Other elections were contested without intervention by Congress. Some Republicans suspected John F. Kennedy’s 1960 victory was due to fraud and filed lawsuits, but Richard M. Nixon turned down the effort. George W. Bush won the presidency over Al Gore in 2000 only after the Supreme Court decided a five-week recount battle. Four years later, some Democrats opposed Bush re-election when Congress got the vote, but the move was unsuccessful and was rejected by the losing candidate, John F. Kerry.
However, the fireworks of 1876 were like no other, and not just because it marked the country’s centenary. Then, as now, the election controversy had its roots in a large division in American society. Almost a decade after the end of the civil war, the country remained shattered by geography, economy, class, and above all race.
The party that ended slavery briefly won the presidency that year, but the white supremacists got what they wanted in the long run by agreeing to accept defeat in exchange for the end of rebuilding, which ended up being 90 years legalized segregation and oppression instituted by newly liberated blacks in the south.
Two governors from the north took part in the competition, whose fate would be decided by the southern states. Hayes, the Republican, had served as Union General during the Civil War. He fought in Antietam and was wounded four times in the course of the conflict. As a two-term congressman and three-time governor of Ohio, he was a low-key figure, “a magical lantern image with no surface to show yourself on,” as Ambrose Bierce, the famous soldier and writer of the era.

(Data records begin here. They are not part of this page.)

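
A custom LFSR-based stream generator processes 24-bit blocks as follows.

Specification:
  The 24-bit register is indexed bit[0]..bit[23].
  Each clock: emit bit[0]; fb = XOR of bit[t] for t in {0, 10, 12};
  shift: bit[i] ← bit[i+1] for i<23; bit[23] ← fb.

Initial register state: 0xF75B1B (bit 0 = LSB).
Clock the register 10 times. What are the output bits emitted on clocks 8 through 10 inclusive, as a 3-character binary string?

reg_0 = 0xF75B1B
clock 1: out=1, reg = 0x7BAD8D
clock 2: out=1, reg = 0x3DD6C6
clock 3: out=0, reg = 0x1EEB63
clock 4: out=1, reg = 0x8F75B1
clock 5: out=1, reg = 0xC7BAD8
clock 6: out=0, reg = 0xE3DD6C
clock 7: out=0, reg = 0x71EEB6
clock 8: out=0, reg = 0xB8F75B
clock 9: out=1, reg = 0xDC7BAD
clock 10: out=1, reg = 0x6E3DD6

011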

Tilden, the Democrat, was a lawyer and crusade reformer in New York who helped bring down Tammany Hall’s boss, Tweed, and bring that to the governorship. With a drooping left eyelid, he looked “like a man who desperately needs a good night’s sleep,” as Roy Morris Jr. put it in Fraud of the Century, his report on the 2003 election battle.
The elections were full of intimidation, fraud and efforts to suppress the black voice. In South Carolina, white “gun clubs” massacred dozens of black residents to scare others not to vote. In Florida, Democrats, who are heavily armed black voters and others, landlords, shopkeepers, doctors, and lawyers, levy a 25 percent fee on anyone suspected of voting Republicans. On the other hand, the state railroad fired employees who participated in democratic rallies. And votes are said to be for sale at $ 5 each.